Scorey enlisted in the British Army in August 1898, joining the 2nd Dragoons (Royal Scots Greys). He served as a trumpeter in the Second Anglo-Boer War (1899–1902), and remained in South Africa until 1905 as part of the colonial garrison. He was an escort when Tsar Nicholas II and other members of the Russian Royal Family visited England in 1909. Scorey was promoted to the rank of sergeant and trumpet major shortly before his 11-year term of enlistment ended, and he re-enlisted in December 1909.

Scorey accompanied his regiment to France as part of the 5th Cavalry Brigade in the British Expeditionary Force when the First World War broke out in 1914. He served in the Battle of Mons and the First Battle of Ypres in 1914, the Second Battle of Ypres in 1915, and the Battle of Arras in 1917. He remained in France and Belgium until August 1918. He finally left the British Army at the end of August 1919, after completing 21 years of service.

==Police career==
Although he was shorter than the required minimum height of 5'8", Scorey was invited to join the Metropolitan Police by Deputy Assistant Commissioner Percy Laurie, who was in charge of the force's Mounted Branch.

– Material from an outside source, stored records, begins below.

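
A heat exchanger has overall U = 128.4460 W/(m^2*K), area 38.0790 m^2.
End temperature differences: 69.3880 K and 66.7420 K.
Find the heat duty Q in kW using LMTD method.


LMTD = 68.0564 K
Q = 128.4460 * 38.0790 * 68.0564 = 332870.4671 W = 332.8705 kW

332.8705 kW


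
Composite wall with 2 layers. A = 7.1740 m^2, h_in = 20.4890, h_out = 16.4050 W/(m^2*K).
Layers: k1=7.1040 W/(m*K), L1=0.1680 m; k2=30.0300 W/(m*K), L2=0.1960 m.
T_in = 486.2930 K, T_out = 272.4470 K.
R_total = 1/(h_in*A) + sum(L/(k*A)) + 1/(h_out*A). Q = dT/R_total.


R_conv_in = 1/(20.4890*7.1740) = 0.0068
R_1 = 0.1680/(7.1040*7.1740) = 0.0033
R_2 = 0.1960/(30.0300*7.1740) = 0.0009
R_conv_out = 1/(16.4050*7.1740) = 0.0085
R_total = 0.0195 K/W
Q = 213.8460 / 0.0195 = 10962.8444 W

R_total = 0.0195 K/W, Q = 10962.8444 W


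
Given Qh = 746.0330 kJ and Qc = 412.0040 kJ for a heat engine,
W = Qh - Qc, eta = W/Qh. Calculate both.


W = 746.0330 - 412.0040 = 334.0290 kJ
eta = 334.0290 / 746.0330 = 0.4477 = 44.7740%

W = 334.0290 kJ, eta = 44.7740%


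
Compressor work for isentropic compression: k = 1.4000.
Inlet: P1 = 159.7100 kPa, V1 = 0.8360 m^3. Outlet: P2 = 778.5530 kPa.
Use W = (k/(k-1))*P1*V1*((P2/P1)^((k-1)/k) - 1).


(k-1)/k = 0.2857
(P2/P1)^exp = 1.5724
W = 3.5000 * 159.7100 * 0.8360 * (1.5724 - 1) = 267.4820 kJ

267.4820 kJ


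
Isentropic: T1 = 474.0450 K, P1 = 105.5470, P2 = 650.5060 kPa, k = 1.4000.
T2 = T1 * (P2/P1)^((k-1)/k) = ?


(k-1)/k = 0.2857
(P2/P1)^exp = 1.6814
T2 = 474.0450 * 1.6814 = 797.0366 K

797.0366 K


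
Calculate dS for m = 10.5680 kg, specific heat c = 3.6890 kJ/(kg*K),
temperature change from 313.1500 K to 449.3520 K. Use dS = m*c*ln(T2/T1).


T2/T1 = 1.4349
ln(T2/T1) = 0.3611
dS = 10.5680 * 3.6890 * 0.3611 = 14.0786 kJ/K

14.0786 kJ/K


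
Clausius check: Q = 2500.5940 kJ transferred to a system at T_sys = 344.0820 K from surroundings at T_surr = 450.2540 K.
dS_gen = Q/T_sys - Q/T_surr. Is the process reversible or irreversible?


dS_sys = 2500.5940/344.0820 = 7.2674 kJ/K
dS_surr = -2500.5940/450.2540 = -5.5537 kJ/K
dS_gen = 7.2674 - 5.5537 = 1.7137 kJ/K (irreversible)

dS_gen = 1.7137 kJ/K, irreversible


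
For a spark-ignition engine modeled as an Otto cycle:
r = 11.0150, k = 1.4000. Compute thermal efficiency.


r^(k-1) = 2.6109
eta = 1 - 1/2.6109 = 0.6170 = 61.6993%

61.6993%


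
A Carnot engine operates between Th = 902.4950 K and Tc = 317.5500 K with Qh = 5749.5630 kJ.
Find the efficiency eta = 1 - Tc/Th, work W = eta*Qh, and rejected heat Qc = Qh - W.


eta = 1 - 317.5500/902.4950 = 0.6481
W = 0.6481 * 5749.5630 = 3726.5338 kJ
Qc = 5749.5630 - 3726.5338 = 2023.0292 kJ

eta = 64.8142%, W = 3726.5338 kJ, Qc = 2023.0292 kJ


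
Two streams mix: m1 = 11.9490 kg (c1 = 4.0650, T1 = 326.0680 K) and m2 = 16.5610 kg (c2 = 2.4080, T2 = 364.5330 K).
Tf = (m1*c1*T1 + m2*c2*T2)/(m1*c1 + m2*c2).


num = 30375.1689
den = 88.4516
Tf = 343.4102 K

343.4102 K


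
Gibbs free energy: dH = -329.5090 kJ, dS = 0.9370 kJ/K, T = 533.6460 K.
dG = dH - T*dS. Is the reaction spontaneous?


T*dS = 533.6460 * 0.9370 = 500.0263 kJ
dG = -329.5090 - 500.0263 = -829.5353 kJ (spontaneous)

dG = -829.5353 kJ, spontaneous


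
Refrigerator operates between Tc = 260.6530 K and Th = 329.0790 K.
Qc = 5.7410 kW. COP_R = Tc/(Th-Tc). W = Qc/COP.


COP = 260.6530 / 68.4260 = 3.8093
W = 5.7410 / 3.8093 = 1.5071 kW

COP = 3.8093, W = 1.5071 kW


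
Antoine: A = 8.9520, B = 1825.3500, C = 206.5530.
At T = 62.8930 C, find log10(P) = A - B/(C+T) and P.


C+T = 269.4460
B/(C+T) = 6.7745
log10(P) = 8.9520 - 6.7745 = 2.1775
P = 10^2.1775 = 150.5027 mmHg

150.5027 mmHg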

Laurie was formerly regimental adjutant in the Scots Greys, and offered positions to many of his former comrades. Scorey became a police constable in November 1919, and was quickly allocated to the mounted branch. He was issued horse no. 62, a seven-year-old grey named Billy (or Billie), in June 1920.

==1923 FA Cup Final==

The 1923 FA Cup Final, which was the first played at Wembley Stadium, was contested by Bolton Wanderers and West Ham United. There were almost 600 police officers and stewards on duty to supervise the event, with a crowd of around 100,000 expected. Scorey was part of the 200-strong reserve of police officers based at Wembley Park Road. The crowd easily numbered over 200,000, vastly exceeded expectations and the stadium's 125,000 capacity, with some estimates of the attendance reaching 300,000. The crush forced thousands of spectators out of the stands and on to the pitch before the scheduled 3pm kick-off.

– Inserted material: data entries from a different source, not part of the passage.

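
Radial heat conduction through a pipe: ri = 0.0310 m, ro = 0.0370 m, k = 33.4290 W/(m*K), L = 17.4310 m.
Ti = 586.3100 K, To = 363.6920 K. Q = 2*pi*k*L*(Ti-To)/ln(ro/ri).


dT = 222.6180 K
ln(ro/ri) = 0.1769
Q = 2*pi*33.4290*17.4310*222.6180 / 0.1769 = 4606622.4255 W

4606622.4255 W


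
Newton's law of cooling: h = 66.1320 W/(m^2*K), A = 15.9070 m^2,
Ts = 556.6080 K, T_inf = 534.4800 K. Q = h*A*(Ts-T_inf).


dT = 22.1280 K
Q = 66.1320 * 15.9070 * 22.1280 = 23277.8090 W

23277.8090 W


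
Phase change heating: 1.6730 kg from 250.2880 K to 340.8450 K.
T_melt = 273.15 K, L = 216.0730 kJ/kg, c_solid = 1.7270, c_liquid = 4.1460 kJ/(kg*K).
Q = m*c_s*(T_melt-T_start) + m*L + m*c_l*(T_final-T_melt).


Q1 (sensible, solid) = 1.6730 * 1.7270 * 22.8620 = 66.0545 kJ
Q2 (latent) = 1.6730 * 216.0730 = 361.4901 kJ
Q3 (sensible, liquid) = 1.6730 * 4.1460 * 67.6950 = 469.5500 kJ
Q_total = 897.0946 kJ

897.0946 kJ


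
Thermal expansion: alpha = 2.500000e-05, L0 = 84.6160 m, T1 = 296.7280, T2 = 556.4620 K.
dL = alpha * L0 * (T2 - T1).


dT = 259.7340 K
dL = 2.500000e-05 * 84.6160 * 259.7340 = 0.549441 m
L_final = 85.165441 m

dL = 0.549441 m


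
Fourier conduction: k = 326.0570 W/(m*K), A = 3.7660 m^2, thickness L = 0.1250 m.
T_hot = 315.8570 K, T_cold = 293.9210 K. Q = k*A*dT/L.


dT = 21.9360 K
Q = 326.0570 * 3.7660 * 21.9360 / 0.1250 = 215487.0960 W

215487.0960 W


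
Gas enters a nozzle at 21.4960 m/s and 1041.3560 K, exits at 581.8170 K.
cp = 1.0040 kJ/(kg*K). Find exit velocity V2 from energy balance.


dT = 459.5390 K
2*cp*1000*dT = 922754.3120
V1^2 = 462.0780
V2 = sqrt(923216.3900) = 960.8415 m/s

960.8415 m/s


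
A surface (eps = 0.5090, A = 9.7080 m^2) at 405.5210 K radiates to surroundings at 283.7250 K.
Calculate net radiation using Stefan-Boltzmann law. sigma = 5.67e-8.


T^4 = 2.7043e+10
Tsurr^4 = 6.4802e+09
Q = 0.5090 * 5.67e-8 * 9.7080 * 2.0563e+10 = 5761.1647 W

5761.1647 W


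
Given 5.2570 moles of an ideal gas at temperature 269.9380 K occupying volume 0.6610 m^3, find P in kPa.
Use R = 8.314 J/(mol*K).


P = nRT/V = 5.2570 * 8.314 * 269.9380 / 0.6610
= 11798.0986 / 0.6610 = 17848.8633 Pa = 17.8489 kPa

17.8489 kPa


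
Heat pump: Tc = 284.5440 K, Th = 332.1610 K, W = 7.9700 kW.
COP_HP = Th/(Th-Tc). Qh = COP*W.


COP = 332.1610 / 47.6170 = 6.9757
Qh = 6.9757 * 7.9700 = 55.5962 kW

COP = 6.9757, Qh = 55.5962 kW


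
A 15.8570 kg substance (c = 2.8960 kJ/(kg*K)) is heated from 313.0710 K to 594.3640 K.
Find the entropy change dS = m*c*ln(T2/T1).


T2/T1 = 1.8985
ln(T2/T1) = 0.6411
dS = 15.8570 * 2.8960 * 0.6411 = 29.4388 kJ/K

29.4388 kJ/K


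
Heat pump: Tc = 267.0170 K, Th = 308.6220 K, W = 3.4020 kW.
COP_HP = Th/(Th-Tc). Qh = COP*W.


COP = 308.6220 / 41.6050 = 7.4179
Qh = 7.4179 * 3.4020 = 25.2357 kW

COP = 7.4179, Qh = 25.2357 kW


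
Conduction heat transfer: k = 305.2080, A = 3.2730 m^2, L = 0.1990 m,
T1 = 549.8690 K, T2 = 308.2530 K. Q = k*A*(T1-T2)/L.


dT = 241.6160 K
Q = 305.2080 * 3.2730 * 241.6160 / 0.1990 = 1212870.7766 W

1212870.7766 W


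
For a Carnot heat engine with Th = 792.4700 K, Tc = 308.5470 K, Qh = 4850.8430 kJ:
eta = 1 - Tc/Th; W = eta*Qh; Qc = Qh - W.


eta = 1 - 308.5470/792.4700 = 0.6107
W = 0.6107 * 4850.8430 = 2962.1746 kJ
Qc = 4850.8430 - 2962.1746 = 1888.6684 kJ

eta = 61.0652%, W = 2962.1746 kJ, Qc = 1888.6684 kJ


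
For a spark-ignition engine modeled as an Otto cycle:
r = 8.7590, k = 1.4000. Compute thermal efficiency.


r^(k-1) = 2.3822
eta = 1 - 1/2.3822 = 0.5802 = 58.0223%

58.0223%


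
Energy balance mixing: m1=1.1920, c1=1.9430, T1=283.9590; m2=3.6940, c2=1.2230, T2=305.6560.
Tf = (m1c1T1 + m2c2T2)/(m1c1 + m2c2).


num = 2038.5460
den = 6.8338
Tf = 298.3026 K

298.3026 K


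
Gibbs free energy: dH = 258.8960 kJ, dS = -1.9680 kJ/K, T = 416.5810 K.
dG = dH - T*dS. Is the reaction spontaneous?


T*dS = 416.5810 * -1.9680 = -819.8314 kJ
dG = 258.8960 + 819.8314 = 1078.7274 kJ (non-spontaneous)

dG = 1078.7274 kJ, non-spontaneous


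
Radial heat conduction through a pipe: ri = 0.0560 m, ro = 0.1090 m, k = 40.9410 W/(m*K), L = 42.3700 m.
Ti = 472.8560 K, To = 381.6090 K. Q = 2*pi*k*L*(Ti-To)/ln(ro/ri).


dT = 91.2470 K
ln(ro/ri) = 0.6660
Q = 2*pi*40.9410*42.3700*91.2470 / 0.6660 = 1493288.1807 W

1493288.1807 W


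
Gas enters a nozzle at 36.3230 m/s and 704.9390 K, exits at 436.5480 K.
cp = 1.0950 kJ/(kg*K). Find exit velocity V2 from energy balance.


dT = 268.3910 K
2*cp*1000*dT = 587776.2900
V1^2 = 1319.3603
V2 = sqrt(589095.6503) = 767.5257 m/s

767.5257 m/s


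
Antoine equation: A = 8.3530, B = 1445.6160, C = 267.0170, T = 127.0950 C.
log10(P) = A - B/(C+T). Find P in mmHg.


C+T = 394.1120
B/(C+T) = 3.6680
log10(P) = 8.3530 - 3.6680 = 4.6850
P = 10^4.6850 = 48413.5075 mmHg

48413.5075 mmHg


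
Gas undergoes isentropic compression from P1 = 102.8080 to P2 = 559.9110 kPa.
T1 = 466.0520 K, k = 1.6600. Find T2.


(k-1)/k = 0.3976
(P2/P1)^exp = 1.9618
T2 = 466.0520 * 1.9618 = 914.3185 K

914.3185 K


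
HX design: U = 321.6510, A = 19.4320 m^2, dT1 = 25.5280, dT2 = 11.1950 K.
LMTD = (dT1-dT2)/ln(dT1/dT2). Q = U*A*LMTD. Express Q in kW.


LMTD = 17.3879 K
Q = 321.6510 * 19.4320 * 17.3879 = 108680.0069 W = 108.6800 kW

108.6800 kW


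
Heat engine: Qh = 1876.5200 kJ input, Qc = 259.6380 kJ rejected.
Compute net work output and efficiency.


W = 1876.5200 - 259.6380 = 1616.8820 kJ
eta = 1616.8820 / 1876.5200 = 0.8616 = 86.1639%

W = 1616.8820 kJ, eta = 86.1639%


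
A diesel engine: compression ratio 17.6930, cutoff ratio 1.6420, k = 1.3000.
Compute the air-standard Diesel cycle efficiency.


r^(k-1) = 2.3678
rc^k = 1.9054
eta = 0.5418 = 54.1838%

54.1838%


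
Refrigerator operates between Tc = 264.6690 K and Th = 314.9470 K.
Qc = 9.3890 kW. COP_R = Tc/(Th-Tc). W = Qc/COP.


COP = 264.6690 / 50.2780 = 5.2641
W = 9.3890 / 5.2641 = 1.7836 kW

COP = 5.2641, W = 1.7836 kW


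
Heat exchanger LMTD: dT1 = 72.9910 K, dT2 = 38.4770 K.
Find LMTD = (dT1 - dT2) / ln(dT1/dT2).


dT1/dT2 = 1.8970
ln(dT1/dT2) = 0.6403
LMTD = 34.5140 / 0.6403 = 53.9049 K

53.9049 K


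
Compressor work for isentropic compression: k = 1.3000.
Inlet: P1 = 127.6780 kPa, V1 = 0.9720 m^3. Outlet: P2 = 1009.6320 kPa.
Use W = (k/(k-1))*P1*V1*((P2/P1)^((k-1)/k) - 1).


(k-1)/k = 0.2308
(P2/P1)^exp = 1.6115
W = 4.3333 * 127.6780 * 0.9720 * (1.6115 - 1) = 328.8749 kJ

328.8749 kJ


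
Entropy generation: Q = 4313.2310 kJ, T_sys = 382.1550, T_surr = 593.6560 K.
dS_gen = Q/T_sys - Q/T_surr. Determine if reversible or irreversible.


dS_sys = 4313.2310/382.1550 = 11.2866 kJ/K
dS_surr = -4313.2310/593.6560 = -7.2655 kJ/K
dS_gen = 11.2866 - 7.2655 = 4.0211 kJ/K (irreversible)

dS_gen = 4.0211 kJ/K, irreversible


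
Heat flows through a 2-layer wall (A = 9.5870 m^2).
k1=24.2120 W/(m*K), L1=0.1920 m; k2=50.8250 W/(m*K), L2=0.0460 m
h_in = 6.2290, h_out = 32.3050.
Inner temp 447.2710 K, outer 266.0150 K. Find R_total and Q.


R_conv_in = 1/(6.2290*9.5870) = 0.0167
R_1 = 0.1920/(24.2120*9.5870) = 0.0008
R_2 = 0.0460/(50.8250*9.5870) = 9.4406e-05
R_conv_out = 1/(32.3050*9.5870) = 0.0032
R_total = 0.0209 K/W
Q = 181.2560 / 0.0209 = 8674.2203 W

R_total = 0.0209 K/W, Q = 8674.2203 W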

Scorey, with nine other mounted police officers and the others on foot, were called in to control the crowd and clear the pitch. The encroaching spectators were slowly edged back behind the touchlines. The match eventually began 45 minutes late, after King George V had been escorted to the royal box.

Billy, the only grey horse present, was prominent in black-and-white news photographs and newsreels, and the match became known as the "White Horse Final". Scorey and Billy – described as an "officer on a white charger" – was singled out for attention in press coverage. The Football Association gave him tickets to each subsequent FA Cup Final, but he had little interest in football and did not attend.

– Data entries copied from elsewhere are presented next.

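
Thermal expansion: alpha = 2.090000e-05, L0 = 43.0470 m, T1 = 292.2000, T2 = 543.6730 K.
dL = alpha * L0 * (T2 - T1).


dT = 251.4730 K
dL = 2.090000e-05 * 43.0470 * 251.4730 = 0.226246 m
L_final = 43.273246 m

dL = 0.226246 m


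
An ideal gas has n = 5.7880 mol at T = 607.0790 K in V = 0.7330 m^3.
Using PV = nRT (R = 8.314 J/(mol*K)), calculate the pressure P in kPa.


P = nRT/V = 5.7880 * 8.314 * 607.0790 / 0.7330
= 29213.5108 / 0.7330 = 39854.7214 Pa = 39.8547 kPa

39.8547 kPa


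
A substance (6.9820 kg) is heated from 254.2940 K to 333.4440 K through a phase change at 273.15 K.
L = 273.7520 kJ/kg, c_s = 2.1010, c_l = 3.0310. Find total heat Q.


Q1 (sensible, solid) = 6.9820 * 2.1010 * 18.8560 = 276.6021 kJ
Q2 (latent) = 6.9820 * 273.7520 = 1911.3365 kJ
Q3 (sensible, liquid) = 6.9820 * 3.0310 * 60.2940 = 1275.9683 kJ
Q_total = 3463.9068 kJ

3463.9068 kJ


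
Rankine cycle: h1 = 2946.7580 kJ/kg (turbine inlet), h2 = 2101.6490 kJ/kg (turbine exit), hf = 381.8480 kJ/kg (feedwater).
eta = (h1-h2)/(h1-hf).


W = 845.1090 kJ/kg
Q_in = 2564.9100 kJ/kg
eta = 0.3295 = 32.9489%

eta = 32.9489%


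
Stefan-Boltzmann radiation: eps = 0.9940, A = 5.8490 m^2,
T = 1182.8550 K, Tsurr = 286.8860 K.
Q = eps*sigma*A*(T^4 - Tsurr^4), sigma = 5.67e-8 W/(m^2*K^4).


T^4 = 1.9576e+12
Tsurr^4 = 6.7739e+09
Q = 0.9940 * 5.67e-8 * 5.8490 * 1.9508e+12 = 643089.9426 W

643089.9426 W


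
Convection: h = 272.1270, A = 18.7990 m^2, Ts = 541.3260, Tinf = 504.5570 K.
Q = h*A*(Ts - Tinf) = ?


dT = 36.7690 K
Q = 272.1270 * 18.7990 * 36.7690 = 188099.7422 W

188099.7422 W


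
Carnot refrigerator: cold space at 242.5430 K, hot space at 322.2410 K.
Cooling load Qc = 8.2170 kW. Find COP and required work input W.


COP = 242.5430 / 79.6980 = 3.0433
W = 8.2170 / 3.0433 = 2.7001 kW

COP = 3.0433, W = 2.7001 kW


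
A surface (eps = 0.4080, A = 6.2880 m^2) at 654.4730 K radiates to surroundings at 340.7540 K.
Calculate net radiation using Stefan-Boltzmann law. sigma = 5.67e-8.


T^4 = 1.8347e+11
Tsurr^4 = 1.3482e+10
Q = 0.4080 * 5.67e-8 * 6.2880 * 1.6999e+11 = 24727.2198 W

24727.2198 W


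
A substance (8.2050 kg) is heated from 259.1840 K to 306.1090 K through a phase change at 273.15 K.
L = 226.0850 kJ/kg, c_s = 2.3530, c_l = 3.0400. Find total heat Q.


Q1 (sensible, solid) = 8.2050 * 2.3530 * 13.9660 = 269.6327 kJ
Q2 (latent) = 8.2050 * 226.0850 = 1855.0274 kJ
Q3 (sensible, liquid) = 8.2050 * 3.0400 * 32.9590 = 822.1029 kJ
Q_total = 2946.7630 kJ

2946.7630 kJ


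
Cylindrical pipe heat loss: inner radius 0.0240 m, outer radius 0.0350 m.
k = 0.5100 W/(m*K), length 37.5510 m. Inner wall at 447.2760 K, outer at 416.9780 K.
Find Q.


dT = 30.2980 K
ln(ro/ri) = 0.3773
Q = 2*pi*0.5100*37.5510*30.2980 / 0.3773 = 9662.8524 W

9662.8524 W


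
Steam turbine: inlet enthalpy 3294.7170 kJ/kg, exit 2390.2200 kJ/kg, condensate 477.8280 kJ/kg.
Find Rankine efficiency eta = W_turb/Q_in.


W = 904.4970 kJ/kg
Q_in = 2816.8890 kJ/kg
eta = 0.3211 = 32.1098%

eta = 32.1098%


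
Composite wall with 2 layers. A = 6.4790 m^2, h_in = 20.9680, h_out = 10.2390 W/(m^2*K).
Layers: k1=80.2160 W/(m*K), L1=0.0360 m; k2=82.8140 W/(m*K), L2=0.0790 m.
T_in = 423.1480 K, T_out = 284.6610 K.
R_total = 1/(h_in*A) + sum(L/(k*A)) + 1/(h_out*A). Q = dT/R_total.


R_conv_in = 1/(20.9680*6.4790) = 0.0074
R_1 = 0.0360/(80.2160*6.4790) = 6.9268e-05
R_2 = 0.0790/(82.8140*6.4790) = 0.0001
R_conv_out = 1/(10.2390*6.4790) = 0.0151
R_total = 0.0227 K/W
Q = 138.4870 / 0.0227 = 6113.7626 W

R_total = 0.0227 K/W, Q = 6113.7626 W


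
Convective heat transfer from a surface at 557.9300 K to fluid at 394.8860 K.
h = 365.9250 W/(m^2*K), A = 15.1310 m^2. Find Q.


dT = 163.0440 K
Q = 365.9250 * 15.1310 * 163.0440 = 902743.8412 W

902743.8412 W


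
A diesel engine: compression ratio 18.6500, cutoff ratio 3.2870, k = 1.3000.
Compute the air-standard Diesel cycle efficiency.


r^(k-1) = 2.4055
rc^k = 4.6972
eta = 0.4830 = 48.3036%

48.3036%


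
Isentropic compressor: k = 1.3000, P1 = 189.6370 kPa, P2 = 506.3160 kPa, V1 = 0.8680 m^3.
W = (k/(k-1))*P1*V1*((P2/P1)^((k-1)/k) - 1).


(k-1)/k = 0.2308
(P2/P1)^exp = 1.2544
W = 4.3333 * 189.6370 * 0.8680 * (1.2544 - 1) = 181.4331 kJ

181.4331 kJ


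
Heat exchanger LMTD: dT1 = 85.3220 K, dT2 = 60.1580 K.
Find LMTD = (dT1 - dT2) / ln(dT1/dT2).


dT1/dT2 = 1.4183
ln(dT1/dT2) = 0.3495
LMTD = 25.1640 / 0.3495 = 72.0087 K

72.0087 K


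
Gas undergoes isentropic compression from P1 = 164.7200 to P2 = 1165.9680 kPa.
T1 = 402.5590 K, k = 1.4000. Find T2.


(k-1)/k = 0.2857
(P2/P1)^exp = 1.7492
T2 = 402.5590 * 1.7492 = 704.1572 K

704.1572 K


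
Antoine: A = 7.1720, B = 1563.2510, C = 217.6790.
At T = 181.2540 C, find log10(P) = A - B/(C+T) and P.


C+T = 398.9330
B/(C+T) = 3.9186
log10(P) = 7.1720 - 3.9186 = 3.2534
P = 10^3.2534 = 1792.3371 mmHg

1792.3371 mmHg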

==Private and later life==
Scorey had married in Edinburgh in December 1909. The couple lived in York, but their son was born in Edinburgh in June 1912. A second son was born in April 1915. Both sons were raised by Scorey's mother-in-law after his wife died of tuberculosis in November 1915. Scorey remarried in Chislehurst in September 1922.

After the 1923 FA Cup Final, Scorey declined invitations to appear in public, and he resumed normal duties with Billy. He was a trumpeter in the Metropolitan Police band, and he performed at horse shows. He won the King's Cup at the Royal Tournament at Olympia in 1928. Billy died in December 1930, and Laurie presented Scorey with an inkwell made from one of Billy's hooves mounted with silver, which is now held by the Metropolitan Police mounted branch museum at Imber Court, Surrey.

Declining eyesight forced Scorey to retire in 1939, and he received an ill-health pension. He and his second wife retired to Hove in Sussex and then returned to Chislehurst. He died from bronchial pneumonia at Brook Hospital in Greenwich. His elder son had died in 1929, but he was survived by his wife and younger son from his first marriage.